Veloce Classic and Sports Cars LTD is pleased to offer this rare and gorgeous Aston Martin DB4 Series II with and impressive upgrade to DB4 GT Spec
About the Car:
And what a car that is, the Aston Martin DB4 is one of the most beautiful cars in the automotive history.
It combines elegance, performance, racing pedigree with the ultimate car the DB4 GT on top of the list.
What our car combines here is the elegance of a usable DB4 with all the upgrades of a DB4 GT both in style and performance.
Cosmetically the car adopts the faired-in headlamps with Perspex covers, which was a popular feature that was soon adopted for the DB4 Vantage,
but the bumper overriders were deleted Twin competition-style, quick-release Monza fuel fillers with the headlights of the DB4/GT, the absence of front and rear bumper,
a sports exhaust (which also improves performance and produces a breathtaking sound), both side “quick release” fuel caps on both rear pillars,
wider Borrani 42 wire wheels ere added atop each of the rear wings, and a Harvey Bailey Suspension kit which gives a sporty lowered look to the car but also improves its performance.
Mechanically the car is a masterpiece, a five speed Getrag gearbox combined with a rear axle ratio of 3.06:1 and .3.54:1.
A massive upgrade was done to the matching numbers engine which was improved to vantage spec.
The car has an impressive and extensive file with history that confirms the cars high quality and shows clearly how much loved it was from its previous owners.
This DB4 Series II is possibly the closest you can get to a DB4 GT without paying the extreme amounts required for one.
The DB4 GT The 1959 year was a happy one in Newport Pagnell.
Aston Martin achieved outright victory at Le Mans, scoring 1st and 2nd overall, with drivers Carroll Shelby and Roy Salvadori at the front, followed by Maurice Trintignant and Paul Frere in second.
Aston Martin also took the World Sportscar Championship title, and they were the smallest manufacturer to ever do so, before or since.
One of the first cars away at the 24-hour race that year was also an Aston Martin that was painted the same light green as the victorious DBR1s. It was a prototype for a competition-oriented version of the company’s newly introduced grand tourer, the DB4.
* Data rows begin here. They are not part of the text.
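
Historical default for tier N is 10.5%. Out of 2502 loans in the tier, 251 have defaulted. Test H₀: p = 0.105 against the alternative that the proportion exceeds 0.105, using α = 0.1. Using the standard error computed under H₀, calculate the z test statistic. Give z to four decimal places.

p̂ = 251/2502 = 0.1003197.
Under H₀, SE = √(0.105·0.895/2502) = √(3.756e-05) = 0.0061286.
z = (0.1003197 − 0.105)/0.0061286 = -0.0046803/0.0061286 = -0.7637.
p-value = P(Z > -0.764) ≈ 0.7775, so at α = 0.1 we fail to reject H₀.

z = -0.7637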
In September 1959, the production version of that car, dubbed the DB4GT, debuted at the London Motor Show.
It had been developed from the production DB4 for increased performance, and it was shorter, lighter, and more powerful.
The bodywork was of incredibly thin 18-gauge aluminum alloy, the wheelbase was reduced by approximately five inches, and the rear seats were deleted on all but three special-ordered cars, all in order to reduce its weight by some 200 pounds.
The engine was extensively modified, with a higher 9:1 compression, a twin-plug dual-ignition cylinder head, and triple dual-throat Weber 45 DCOE carburetors, and it could produce an outstanding 302 brake horsepower at 6,000 rpm.
This was a useful increase from the claimed 240 brake horsepower of the standard DB4, and it qualified the DB4GT as the most powerful British automobile of its era.
Maximum speeds during testing reached 153 mph, with a 0–60 time of 6.1 seconds.
This was also one of the first cars that could go from standstill to 100 mph and then brake to a dead stop in under 20 seconds, which was a tribute, in part, to its uprated Girling braking system, which was used on Aston Martin’s competition sports racers of the era.
The DB4 Series II Of all the post-war Aston Martins, the gracefully sleek DB4 is most admired for its robust British engineering combined with the elegant Italian lines in perfect proportion.
The specification included a new and strong steel platform chassis engineered by Harold Beech, who had recently taken over as Aston Martin’s chief engineer. In production form, this rigid frame underpinned a sleek, virtually unadorned fastback body designed by Carrozzeria Touring of Milan, utilizing their vaunted Superleggera construction, which features a skeleton of small-diameter steel tubing covered by hand-formed aluminum alloy body panels. The coachwork was constructed by Aston Martin under license from Touring.
The new chassis featured independent front suspension and a live rear axle well located by trailing arms and a Watt’s linkage.
Four-wheel disc brakes and rack-and-pinion steering were specified for the first time; both items were advanced for their day and offered conspicuously ahead of adoption by Ferrari.
The most exciting development, however, was the innovative alloy twin-cam 3.7-liter straight-six engine created by Tadek Marek and further developed for use in the DBR2.
With twin SU carburetors, it was rated at 240 brake horsepower and produced the prodigious torque for which these DB series Astons have become famous.